Прощание славянки

Я возник на этом свете вскоре после кризиса 1875 года, когда Бисмарк, ожесточив Германию лёгкостью побед, готовил новый разгром Франции, ещё не успевшей вооружиться заново. Людям той суматошной эпохи, умеющим мыслить, было даже странно, что война не началась сегодня, они удивлялись – почему она не разгорелась вчера? И ложились спать в смутной тревоге – как бы война не грянула завтра! Моё время прошло среди кризисов, военных и политических, а моя жизнь, если к ней присмотреться, тоже сложилась из кризисов – личных и гражданских…

Теперь мёртвые в гнилых гробах лежат под землёй, и они много обо мне знают, а живые проходят мимо, ничего обо мне не ведая. Почему я, уже старик, без слёз не могу слышать музыку старинного марша «Прощание славянки»? Ах, мама, мама! Нельзя было так безжалостно бросать маленького сына, любящего тебя, и оставлять в сраме постыдного одиночества бедного русского чиновника, экономящего каждый полтинник жалованья.

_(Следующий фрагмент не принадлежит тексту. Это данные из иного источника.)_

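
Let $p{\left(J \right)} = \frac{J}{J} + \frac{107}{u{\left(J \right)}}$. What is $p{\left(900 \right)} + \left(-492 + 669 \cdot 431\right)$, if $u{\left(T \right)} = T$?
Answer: $\frac{259063307}{900} \approx 2.8785 \cdot 10^{5}$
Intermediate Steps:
$p{\left(J \right)} = 1 + \frac{107}{J}$ ($p{\left(J \right)} = \frac{J}{J} + \frac{107}{J} = 1 + \frac{107}{J}$)
$p{\left(900 \right)} + \left(-492 + 669 \cdot 431\right) = \frac{107 + 900}{900} + \left(-492 + 669 \cdot 431\right) = \frac{1}{900} \cdot 1007 + \left(-492 + 288339\right) = \frac{1007}{900} + 287847 = \frac{259063307}{900}$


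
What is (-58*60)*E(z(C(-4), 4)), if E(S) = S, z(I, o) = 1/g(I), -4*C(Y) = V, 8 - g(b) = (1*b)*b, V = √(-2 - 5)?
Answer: -3712/9 ≈ -412.44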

Боюсь, что такое начало не всем будет понятно, посему я не постесняюсь расшифровать своё прошлое…

* * *

Моя жизнь началась в те благословенные годы, когда над Балканами отшумела очистительная гроза, за Московской заставой Петербурга возвысились триумфальные ворота, под сень которых и вступила русская армия, принёсшая свободу болгарам и сербам; тогда же и проспект, идущий от Пулкова в центр столицы, был наречён Забалканским – и это историческое название, казалось, донесёт до потомков всю пороховую ярость небывалого накала внешней политики Российского государства…

Я ношу простую, но очень старинную русскую фамилию, называть которую не желаю, памятуя о главном:

Да возвеличится Россия,

Да сгинут наши имена!

В этом вопросе я придерживаюсь того принципа, который сверхчетко выразил германский генерал Ханс фон Сект: ОФИЦЕРЫ ГЕНЕРАЛЬНОГО ШТАБА НЕ ДОЛЖНЫ ИМЕТЬ ИМЕНИ.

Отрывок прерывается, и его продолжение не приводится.